Personal Reflection: Being Christian… with myself
BEING CHRISTIAN… WITH MYSELF
The Rev. Morgan S. Allen
I did something to my back while weedeating late last year, and the painful muscle clinches returned a couple weeks ago. As a result, I spent a rare, full day alone, and doing next to nothing outside of scarfing leftover pizza; eating Blue Bell straight from the carton(s); and watching six movies – six! – I had DVR’d during an HBO free-preview weekend. I prefer to save the good titles to watch with Missy, so I labored to clear the recorder of the mediocre-to-awful ones. The mediocre selections included Straight Outta Compton and I Am Legend, while the newest Rambo (yes, Sly made one this millennium) punctuated the awful end of the continuum.
Somewhere between those two was the throwaway Vince Vaughn picture, Unfinished Business, a movie I can’t imagine you’ve heard of, much less seen. In this 2015 feature, Vaughn plays Dan Trunkman, a down-on-his-luck salesman working to close a big deal with the help of his two hapless colleagues…with supposed hilarity due to ensue. Amidst the dreck, one scene unexpectedly bit into me.
See, while travelling, Trunkman corresponds with his family via Facetime. In one such exchange, Dan’s wife confides that their adolescent daughter, Bess, had experienced a bullying incident at school, and she asks Dan to address the situation. When the young girl’s face enters Dan’s laptop screen, he stares into his computer and quickly begins to address his daughter before she can even speak:
Hey, Bess…I’m in Germany for work – still – a little longer. I gotta go to this meeting in just a second…but, honey, I want you to know that I’d like to be with you now. I bet you’re feeling blue. Baby, bullies are the worst. Their parents are terrible people. But, Bess, [bullies] grow up to have lives without anybody being able to love them. It’s true: no one to love them. I love you, honey. [Bye for now…]”
As Dan speaks, we watch Bess’ countenance fall, and fall, and fall, and before the big reveal of the bullying video shows the truth we feared, we already know: Bess wasn’t the victim…Bess was the aggressor, and her dad’s words linger painfully: “Bess, bullies are the worst…they grow up to have lives without anybody being able to love them.”
There is a holiness to this season of Lent and its focus on repentance. Each year, I look forward to unloading the burden of my sin, giving over to God the freight of failures and shortcomings my back is simply not strong enough to bear alone. Indeed and as I have confessed, I’m better at Lent than I am at Easter: which is to say that I can more easily acknowledge my sins than celebrate God’s Love.

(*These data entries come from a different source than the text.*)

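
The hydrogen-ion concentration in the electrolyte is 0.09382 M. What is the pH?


pH = −log10[H+]
pH = −log10(0.09382) = 1.03

1.03


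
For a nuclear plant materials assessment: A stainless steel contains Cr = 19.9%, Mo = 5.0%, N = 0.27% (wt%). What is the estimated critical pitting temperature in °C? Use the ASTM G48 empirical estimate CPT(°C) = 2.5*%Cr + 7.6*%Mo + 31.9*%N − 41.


Apply the ASTM G48 empirical CPT estimate: CPT(°C) = 2.5*%Cr + 7.6*%Mo + 31.9*%N − 41
2.5*19.9 = 49.75; 7.6*5.0 = 38; 31.9*0.27 = 8.613
CPT = 49.75 + 38 + 8.613 − 41 = 55.363 °C
Rounded to 0.1 °C: CPT ≈ 55.4 °C

55.4 °C


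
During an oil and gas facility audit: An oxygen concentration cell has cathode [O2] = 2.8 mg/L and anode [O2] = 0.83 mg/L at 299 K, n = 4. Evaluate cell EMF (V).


Apply the Nernst concentration-cell relation: E = (RT/nF)*ln(C_cathode/C_anode)
RT/nF = 8.314*299/(4*96485) = 0.00644112 V
ln(2.8/0.83) = 1.21595
E = 0.00644112 * 1.21595 = 0.00783 V

0.00783 V


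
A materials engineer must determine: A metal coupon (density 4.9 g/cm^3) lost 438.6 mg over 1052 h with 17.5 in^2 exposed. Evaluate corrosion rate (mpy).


Apply the mpy weight-loss relation: CR = 534 * W / (D * A * T)
Numerator: 534 * 438.6 = 234212.4
Denominator: 4.9 * 17.5 * 1052 = 90209.0
CR = 234212.4 / 90209.0 = 2.5963 mpy

2.5963 mpy


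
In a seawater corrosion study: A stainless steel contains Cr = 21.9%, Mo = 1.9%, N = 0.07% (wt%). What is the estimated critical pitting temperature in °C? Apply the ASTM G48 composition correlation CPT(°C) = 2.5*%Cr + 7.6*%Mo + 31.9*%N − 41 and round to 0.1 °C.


Apply the ASTM G48 empirical CPT estimate: CPT(°C) = 2.5*%Cr + 7.6*%Mo + 31.9*%N − 41
2.5*21.9 = 54.75; 7.6*1.9 = 14.44; 31.9*0.07 = 2.233
CPT = 54.75 + 14.44 + 2.233 − 41 = 30.423 °C
Rounded to 0.1 °C: CPT ≈ 30.4 °C

30.4 °C


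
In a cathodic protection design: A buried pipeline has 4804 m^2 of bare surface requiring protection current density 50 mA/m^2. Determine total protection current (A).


I = area * current density, then convert mA → A (÷1000)
I = 4804 * 50 / 1000 = 240.2 A

240.2 A


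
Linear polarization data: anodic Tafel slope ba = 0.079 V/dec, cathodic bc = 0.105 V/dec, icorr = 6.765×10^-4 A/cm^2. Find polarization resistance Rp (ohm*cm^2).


Apply the Stern-Geary equation: Rp = ba*bc / (2.303*icorr*(ba+bc))
ba*bc = 0.079*0.105 = 0.008295
ba+bc = 0.184; 2.303*icorr*(ba+bc) = 2.303*6.765×10^-4*0.184 = 2.8666823×10^-4
Rp = 0.008295 / 2.8666823×10^-4 = 28.9 ohm*cm^2

28.9 ohm*cm^2


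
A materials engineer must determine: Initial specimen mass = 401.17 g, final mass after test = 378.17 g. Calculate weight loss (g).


Weight loss = initial − final
WL = 401.17 − 378.17 = 23.0 g

23.0 g


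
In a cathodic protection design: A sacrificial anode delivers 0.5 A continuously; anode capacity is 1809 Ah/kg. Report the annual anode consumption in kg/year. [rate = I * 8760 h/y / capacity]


Annual consumption = current * hours per year / capacity
Rate = 0.5 * 8760 / 1809 = 2.4 kg/year

2.4 kg/year


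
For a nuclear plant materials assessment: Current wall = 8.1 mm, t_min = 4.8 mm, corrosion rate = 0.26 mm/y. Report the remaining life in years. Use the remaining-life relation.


Apply the remaining-life relation: RL = (t_current − t_min) / CR
RL = (8.1 − 4.8) / 0.26 = 3.3 / 0.26 = 12.7 years

12.7 years


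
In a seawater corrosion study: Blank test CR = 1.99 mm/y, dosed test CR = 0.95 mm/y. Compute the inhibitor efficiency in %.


Apply the inhibitor-efficiency definition: IE = (CR_blank − CR_inh)/CR_blank × 100
IE = (1.99 − 0.95) / 1.99 × 100
IE = 1.04 / 1.99 × 100 = 52.3 %

52.3 %


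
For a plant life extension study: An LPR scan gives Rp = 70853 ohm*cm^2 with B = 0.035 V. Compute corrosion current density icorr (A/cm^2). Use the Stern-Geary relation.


Apply the Stern-Geary relation: icorr = B / Rp
icorr = 0.035 / 70853 = 4.94×10^-7 A/cm^2

4.94×10^-7 A/cm^2


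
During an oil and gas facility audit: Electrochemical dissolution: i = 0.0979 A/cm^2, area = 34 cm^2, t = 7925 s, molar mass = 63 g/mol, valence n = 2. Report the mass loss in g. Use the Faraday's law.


Apply Faraday's law: m = i*A*t*M / (n*F)
Total charge passed Q = i*A*t = 0.0979*34*7925 = 26379.155 C
m = Q*M/(n*F) = 26379.155*63/(2*96485) = 8.61215 g

8.61215 g


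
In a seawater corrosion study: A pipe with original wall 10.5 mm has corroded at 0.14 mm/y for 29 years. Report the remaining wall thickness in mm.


Remaining wall = original − CR × time
t = 10.5 − 0.14*29 = 10.5 − 4.06 = 6.44 mm

6.44 mm


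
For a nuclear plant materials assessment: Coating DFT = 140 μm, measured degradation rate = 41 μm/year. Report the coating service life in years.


Service life = thickness / degradation rate
Life = 140 / 41 = 3.4 years

3.4 years


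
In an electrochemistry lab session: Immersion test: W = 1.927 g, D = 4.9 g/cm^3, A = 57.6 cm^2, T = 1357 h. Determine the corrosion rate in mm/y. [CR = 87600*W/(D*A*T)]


Apply the mm/y weight-loss relation: CR = 87600 * W / (D * A * T)
Numerator: 87600 * 1.927 = 168805.2
Denominator: 4.9 * 57.6 * 1357 = 382999.68
CR = 168805.2 / 382999.68 = 0.440745 mm/y

0.440745 mm/y


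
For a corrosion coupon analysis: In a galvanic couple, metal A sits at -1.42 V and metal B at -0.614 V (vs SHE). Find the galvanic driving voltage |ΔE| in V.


Driving voltage is the absolute potential difference.
|ΔE| = |-1.42 − (-0.614)| = 0.806 V

0.806 V


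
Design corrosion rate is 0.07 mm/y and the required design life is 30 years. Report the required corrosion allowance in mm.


Corrosion allowance = CR × design life
CA = 0.07 * 30 = 2.1 mm

2.1 mm


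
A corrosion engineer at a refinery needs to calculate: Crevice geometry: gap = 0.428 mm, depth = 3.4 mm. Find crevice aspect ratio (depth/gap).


Aspect ratio = depth / gap
Ratio = 3.4 / 0.428 = 7.9

7.9


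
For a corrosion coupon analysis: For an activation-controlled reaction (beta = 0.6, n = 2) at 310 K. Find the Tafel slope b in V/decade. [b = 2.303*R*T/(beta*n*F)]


Apply the Tafel slope relation: b = 2.303*R*T/(beta*n*F)
Numerator: 2.303 * 8.314 * 310 = 5935.61
Denominator: 0.6 * 2 * 96485 = 115782.0
b = 5935.61 / 115782.0 = 0.051 V/decade

0.051 V/decade


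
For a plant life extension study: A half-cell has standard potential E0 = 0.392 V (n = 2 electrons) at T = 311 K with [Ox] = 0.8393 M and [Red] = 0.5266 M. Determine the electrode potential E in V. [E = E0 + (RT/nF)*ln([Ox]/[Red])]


Apply the Nernst equation: E = E0 + (RT/nF)*ln([Ox]/[Red])
Step 1: RT/nF = 8.314*311/(2*96485) = 0.01339925 V
Step 2: [Ox]/[Red] = 0.8393/0.5266 = 1.593809
Step 3: ln(1.593809) = 0.466127
Step 4: correction = 0.01339925 * 0.466127 = 0.006 V
E = 0.392 + 0.006 = 0.398 V

0.398 V


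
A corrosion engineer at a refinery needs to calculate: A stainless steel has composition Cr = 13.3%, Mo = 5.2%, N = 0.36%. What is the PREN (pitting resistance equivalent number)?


Apply the PREN formula: PREN = Cr + 3.3*Mo + 16*N
PREN = 13.3 + 3.3*5.2 + 16*0.36
PREN = 13.3 + 17.16 + 5.76 = 36.22

36.22


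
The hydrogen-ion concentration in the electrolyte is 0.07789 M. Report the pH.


pH = −log10[H+]
pH = −log10(0.07789) = 1.11

1.11


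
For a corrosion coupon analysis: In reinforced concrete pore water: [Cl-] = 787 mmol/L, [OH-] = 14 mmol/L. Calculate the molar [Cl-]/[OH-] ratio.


Threshold parameter = [Cl-] / [OH-] (molar basis; both in mmol/L, so units cancel)
Ratio = 787 / 14 = 56.21

56.21


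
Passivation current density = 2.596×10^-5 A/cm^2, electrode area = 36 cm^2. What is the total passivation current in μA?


I = i_pass * A, then convert A → μA (×10^6)
I = 2.596×10^-5 * 36 * 10^6 = 934.56 μA

934.56 μA


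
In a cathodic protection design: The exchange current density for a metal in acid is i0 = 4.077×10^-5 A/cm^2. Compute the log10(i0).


i0 = 4.077×10^-5 A/cm^2
log10(i0) = -4.39

-4.39


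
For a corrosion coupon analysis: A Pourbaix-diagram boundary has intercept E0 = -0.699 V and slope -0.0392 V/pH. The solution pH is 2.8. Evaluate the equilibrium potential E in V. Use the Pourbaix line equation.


Apply the Pourbaix line equation: E = E0 + slope*pH
E = -0.699 + (-0.0392)*2.8 = -0.699 + (-0.10976) = -0.80876 V
Rounded to 4 decimal places: E = -0.8088 V

-0.8088 V


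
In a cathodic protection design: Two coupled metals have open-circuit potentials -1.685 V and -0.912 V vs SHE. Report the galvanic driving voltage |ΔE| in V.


Driving voltage is the absolute potential difference.
|ΔE| = |-1.685 − (-0.912)| = 0.773 V

0.773 V


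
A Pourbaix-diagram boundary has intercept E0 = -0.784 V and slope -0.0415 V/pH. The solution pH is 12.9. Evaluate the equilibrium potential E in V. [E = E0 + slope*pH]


Apply the Pourbaix line equation: E = E0 + slope*pH
E = -0.784 + (-0.0415)*12.9 = -0.784 + (-0.53535) = -1.31935 V
Rounded to 4 decimal places: E = -1.3194 V

-1.3194 V


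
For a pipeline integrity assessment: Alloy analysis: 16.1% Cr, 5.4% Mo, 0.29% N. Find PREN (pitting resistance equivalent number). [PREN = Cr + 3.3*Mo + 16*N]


Apply the PREN formula: PREN = Cr + 3.3*Mo + 16*N
PREN = 16.1 + 3.3*5.4 + 16*0.29
PREN = 16.1 + 17.82 + 4.64 = 38.56

38.56


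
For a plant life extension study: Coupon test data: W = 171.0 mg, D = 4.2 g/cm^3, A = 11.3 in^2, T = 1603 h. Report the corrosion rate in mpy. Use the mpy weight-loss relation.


Apply the mpy weight-loss relation: CR = 534 * W / (D * A * T)
Numerator: 534 * 171.0 = 91314.0
Denominator: 4.2 * 11.3 * 1603 = 76078.38
CR = 91314.0 / 76078.38 = 1.20026 mpy

1.20026 mpy


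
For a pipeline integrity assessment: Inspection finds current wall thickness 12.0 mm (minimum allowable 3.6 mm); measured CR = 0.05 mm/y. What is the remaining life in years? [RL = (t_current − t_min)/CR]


Apply the remaining-life relation: RL = (t_current − t_min) / CR
RL = (12.0 − 3.6) / 0.05 = 8.4 / 0.05 = 168.0 years

168.0 years


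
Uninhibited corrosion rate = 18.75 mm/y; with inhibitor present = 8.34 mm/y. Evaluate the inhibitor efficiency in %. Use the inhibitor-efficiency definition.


Apply the inhibitor-efficiency definition: IE = (CR_blank − CR_inh)/CR_blank × 100
IE = (18.75 − 8.34) / 18.75 × 100
IE = 10.41 / 18.75 × 100 = 55.5 %

55.5 %


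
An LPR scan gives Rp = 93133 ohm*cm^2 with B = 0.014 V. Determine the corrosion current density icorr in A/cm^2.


Apply the Stern-Geary relation: icorr = B / Rp
icorr = 0.014 / 93133 = 1.503×10^-7 A/cm^2

1.503×10^-7 A/cm^2


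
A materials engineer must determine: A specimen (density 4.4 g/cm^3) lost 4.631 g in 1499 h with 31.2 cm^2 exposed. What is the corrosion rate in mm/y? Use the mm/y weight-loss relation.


Apply the mm/y weight-loss relation: CR = 87600 * W / (D * A * T)
Numerator: 87600 * 4.631 = 405675.6
Denominator: 4.4 * 31.2 * 1499 = 205782.72
CR = 405675.6 / 205782.72 = 1.97138 mm/y

1.97138 mm/y


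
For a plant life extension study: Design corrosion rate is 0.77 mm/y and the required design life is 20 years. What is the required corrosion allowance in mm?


Corrosion allowance = CR × design life
CA = 0.77 * 20 = 15.4 mm

15.4 mm


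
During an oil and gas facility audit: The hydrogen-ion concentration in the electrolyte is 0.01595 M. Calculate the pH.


pH = −log10[H+]
pH = −log10(0.01595) = 1.8

1.8


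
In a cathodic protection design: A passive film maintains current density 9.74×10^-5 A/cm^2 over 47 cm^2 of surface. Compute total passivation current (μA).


I = i_pass * A, then convert A → μA (×10^6)
I = 9.74×10^-5 * 47 * 10^6 = 4577.8 μA

4577.8 μA


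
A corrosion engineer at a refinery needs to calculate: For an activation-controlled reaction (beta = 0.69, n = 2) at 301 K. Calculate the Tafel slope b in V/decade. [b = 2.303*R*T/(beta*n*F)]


Apply the Tafel slope relation: b = 2.303*R*T/(beta*n*F)
Numerator: 2.303 * 8.314 * 301 = 5763.29
Denominator: 0.69 * 2 * 96485 = 133149.3
b = 5763.29 / 133149.3 = 0.043 V/decade

0.043 V/decade


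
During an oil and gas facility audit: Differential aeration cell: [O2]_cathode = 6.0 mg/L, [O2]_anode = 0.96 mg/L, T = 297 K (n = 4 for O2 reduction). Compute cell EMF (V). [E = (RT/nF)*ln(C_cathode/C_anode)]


Apply the Nernst concentration-cell relation: E = (RT/nF)*ln(C_cathode/C_anode)
RT/nF = 8.314*297/(4*96485) = 0.00639804 V
ln(6.0/0.96) = 1.83258
E = 0.00639804 * 1.83258 = 0.01172 V

0.01172 V


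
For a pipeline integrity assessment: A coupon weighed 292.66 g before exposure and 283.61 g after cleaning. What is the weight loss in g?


Weight loss = initial − final
WL = 292.66 − 283.61 = 9.05 g

9.05 g


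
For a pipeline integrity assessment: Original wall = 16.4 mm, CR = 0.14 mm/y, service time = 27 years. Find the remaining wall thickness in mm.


Remaining wall = original − CR × time
t = 16.4 − 0.14*27 = 16.4 − 3.78 = 12.62 mm

12.62 mm


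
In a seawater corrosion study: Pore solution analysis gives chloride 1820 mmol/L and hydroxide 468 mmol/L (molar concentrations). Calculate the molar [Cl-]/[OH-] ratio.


Threshold parameter = [Cl-] / [OH-] (molar basis; both in mmol/L, so units cancel)
Ratio = 1820 / 468 = 3.89

3.89


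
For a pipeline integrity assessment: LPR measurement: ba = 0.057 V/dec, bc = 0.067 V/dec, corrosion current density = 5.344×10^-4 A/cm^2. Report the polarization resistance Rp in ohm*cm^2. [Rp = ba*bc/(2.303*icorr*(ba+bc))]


Apply the Stern-Geary equation: Rp = ba*bc / (2.303*icorr*(ba+bc))
ba*bc = 0.057*0.067 = 0.003819
ba+bc = 0.124; 2.303*icorr*(ba+bc) = 2.303*5.344×10^-4*0.124 = 1.5260968×10^-4
Rp = 0.003819 / 1.5260968×10^-4 = 25.0 ohm*cm^2

25.0 ohm*cm^2


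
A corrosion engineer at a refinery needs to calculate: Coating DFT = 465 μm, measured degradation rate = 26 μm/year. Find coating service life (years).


Service life = thickness / degradation rate
Life = 465 / 26 = 17.9 years

17.9 years


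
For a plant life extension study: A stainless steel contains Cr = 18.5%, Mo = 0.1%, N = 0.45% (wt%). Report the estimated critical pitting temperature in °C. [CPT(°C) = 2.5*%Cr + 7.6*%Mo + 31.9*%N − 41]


Apply the ASTM G48 empirical CPT estimate: CPT(°C) = 2.5*%Cr + 7.6*%Mo + 31.9*%N − 41
2.5*18.5 = 46.25; 7.6*0.1 = 0.76; 31.9*0.45 = 14.355
CPT = 46.25 + 0.76 + 14.355 − 41 = 20.365 °C
Rounded to 0.1 °C: CPT ≈ 20.4 °C

20.4 °C


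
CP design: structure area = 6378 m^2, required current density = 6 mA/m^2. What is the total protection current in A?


I = area * current density, then convert mA → A (÷1000)
I = 6378 * 6 / 1000 = 38.27 A

38.27 A


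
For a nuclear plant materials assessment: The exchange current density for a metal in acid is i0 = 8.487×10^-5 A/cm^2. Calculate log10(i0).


i0 = 8.487×10^-5 A/cm^2
log10(i0) = -4.071

-4.071


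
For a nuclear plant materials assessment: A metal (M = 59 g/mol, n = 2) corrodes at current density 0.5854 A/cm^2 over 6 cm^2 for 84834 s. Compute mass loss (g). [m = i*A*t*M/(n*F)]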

Attendantly, the Lenten journey presents dangers. Rather than receiving the reassurance of God’s Grace through the admission of our weakness, we, like Bess, may receive instead the confirmations we fear most: Are you feeling blue? Well, you are the worst. You have nobody to love you. You are your failures. And there is no Hollywood hyperbole and humor in the experience.
Be clear: I do not intend to let us off the hook too easily: God, and the Church that Jesus commissioned, call us to make an honest appraisal of our moral, social, and physical conditions. That work is important…but the labor is faithful only if undertaken in the promise of God’s unfailing Love…The work of Lent is important, but the labor is faithful only if undertaken in the promise of God’s unfailing Love. In the very same breath that we just prayed to God, “worthily lamenting our sins and acknowledging our wretchedness,” we proclaim our Lord as the “God of all mercy.” Yes, and in a few moments when we will particularize our failures in such painful detail, we will also declare God’s perfect forgiveness…not as a cue to God, but as a reminder to ourselves.
We do well, then, to enter this season with its telos close at hand – close at heart, and close at mind – namely, that we will not conclude our Lenten exploration with our “wretchedness”…this is not where the Lenten story ends! Rather, today we seek to discover again that where we are weak, God is strong….where we fail, God redeems…and where we may fall short, God will carry us: always and always and always and always.